Como os agentes eram coagidos, conforme o MP
- Pressão direta sobre os agentes de trânsito, em contatos individuais e em reuniões na EPTC
- Determinação para que informassem, diariamente, no rádio da empresa, o número de autuações realizadas, de modo a intimidar e gerar ambiente de competição entre os empregados
- Categorização dos agentes de trânsito em planilhas, a partir do número de autuações realizadas
- Transferência compulsória de turno e posto de trabalho, com caráter punitivo, dos agentes de alguma forma contrários às práticas ilícitas ou que não alcançassem os números de autuações esperados
- Concessão de benefícios, como reconhecimento profissional e a possibilidade de realização de horas-extras, aos agentes que, cedendo à pressão, aderissem às determinações para incremento do número de autuações.
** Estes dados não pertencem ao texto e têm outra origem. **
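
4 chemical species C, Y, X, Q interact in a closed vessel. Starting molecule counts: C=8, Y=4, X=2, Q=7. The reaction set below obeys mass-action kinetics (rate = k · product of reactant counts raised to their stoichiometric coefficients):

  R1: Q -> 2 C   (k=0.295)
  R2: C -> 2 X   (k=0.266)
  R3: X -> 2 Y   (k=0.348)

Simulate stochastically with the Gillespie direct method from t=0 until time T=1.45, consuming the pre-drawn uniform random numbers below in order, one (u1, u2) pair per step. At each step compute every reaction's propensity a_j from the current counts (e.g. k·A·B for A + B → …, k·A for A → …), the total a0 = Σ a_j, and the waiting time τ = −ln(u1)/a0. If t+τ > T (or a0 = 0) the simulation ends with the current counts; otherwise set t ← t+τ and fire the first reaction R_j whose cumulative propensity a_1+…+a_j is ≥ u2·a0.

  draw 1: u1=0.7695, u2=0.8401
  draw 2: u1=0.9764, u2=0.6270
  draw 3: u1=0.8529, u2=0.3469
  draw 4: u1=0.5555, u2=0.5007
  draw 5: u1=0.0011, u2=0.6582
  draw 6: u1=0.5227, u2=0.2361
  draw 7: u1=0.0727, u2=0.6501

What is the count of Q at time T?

t=0.000: C=8 Y=4 X=2 Q=7
Draw 1: a1=2.065, a2=2.128, a3=0.696, a0=4.889; τ=−ln(0.7695)/4.889=0.054 → t=0.054; u2·a0=0.8401·4.889=4.107; a1=2.065 < 4.107 ≤ a1+a2=4.193 → R2 fires; C=7 Y=4 X=4 Q=7
Draw 2: a1=2.065, a2=1.862, a3=1.392, a0=5.319; τ=−ln(0.9764)/5.319=0.004 → t=0.058; u2·a0=0.6270·5.319=3.335; a1=2.065 < 3.335 ≤ a1+a2=3.927 → R2 fires; C=6 Y=4 X=6 Q=7
Draw 3: a1=2.065, a2=1.596, a3=2.088, a0=5.749; τ=−ln(0.8529)/5.749=0.028 → t=0.086; u2·a0=0.3469·5.749=1.994 ≤ a1=2.065 → R1 fires; C=8 Y=4 X=6 Q=6
Draw 4: a1=1.770, a2=2.128, a3=2.088, a0=5.986; τ=−ln(0.5555)/5.986=0.098 → t=0.184; u2·a0=0.5007·5.986=2.997; a1=1.770 < 2.997 ≤ a1+a2=3.898 → R2 fires; C=7 Y=4 X=8 Q=6
Draw 5: a1=1.770, a2=1.862, a3=2.784, a0=6.416; τ=−ln(0.0011)/6.416=1.062 → t=1.246; u2·a0=0.6582·6.416=4.223; a1+a2=3.632 < 4.223 ≤ a1+…+a3=6.416 → R3 fires; C=7 Y=6 X=7 Q=6
Draw 6: a1=1.770, a2=1.862, a3=2.436, a0=6.068; τ=−ln(0.5227)/6.068=0.107 → t=1.353; u2·a0=0.2361·6.068=1.433 ≤ a1=1.770 → R1 fires; C=9 Y=6 X=7 Q=5
Draw 7: a1=1.475, a2=2.394, a3=2.436, a0=6.305; τ=−ln(0.0727)/6.305=0.416 → t=1.768 > T=1.45: stop.
Read off Q at T=1.45: 5

Q at T = 5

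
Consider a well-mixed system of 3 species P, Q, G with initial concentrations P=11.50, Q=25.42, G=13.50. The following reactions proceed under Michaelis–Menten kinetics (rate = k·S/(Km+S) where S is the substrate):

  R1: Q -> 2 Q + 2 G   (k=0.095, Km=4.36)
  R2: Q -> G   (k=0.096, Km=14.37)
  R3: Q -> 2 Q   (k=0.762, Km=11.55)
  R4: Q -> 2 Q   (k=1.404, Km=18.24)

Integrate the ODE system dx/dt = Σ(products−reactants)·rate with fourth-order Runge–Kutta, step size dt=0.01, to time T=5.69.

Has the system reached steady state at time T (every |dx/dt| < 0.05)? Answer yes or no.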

Conversas gravadas na EPTC embasam ação
A promotora Roberta Brenner de Moraes utilizou gravações feitas por agentes para fundamentar a ação protocolada na Justiça em novembro. Ela escreve que o conteúdo dos áudios corrobora os depoimentos.
"Não apenas o escopo arrecadatório da pressão psicológica exercida sobre os fiscais, mas também as ameaças de punições direcionadas aos agentes", relata a promotora.
Em um dos áudios transcritos, Galvão diz:
— O que vocês estão fazendo hoje resolve o nosso problema financeiro a partir da metade do ano que vem.
Em outro ponto, o então gestor vai além:
— Esses caras que jogam balde de água, de água aí, sempre é bom contar pro gerente, né? Às vezes a gente bota eles de tarde assim, num PCA que nós estamos precisando, o sol quente, assim, na moleira assim, ajuda a [inaudível].
Em outro trecho, Galvão afirma:
— Se eu tiver que chamar ali o, dizer "ô negão, tu tá mal, tá assim, assim", eu chamo, falo e faço, se tiver que transferir eu transfiro, se tiver que punir eu puno, faço minhas porcarias.
O que diz o ex-gerente
GaúchaZH tentou contato com Zigomar durante os últimos dias, mas não conseguiu falar com o ex-gerente de fiscalização até o fechamento desta reportagem.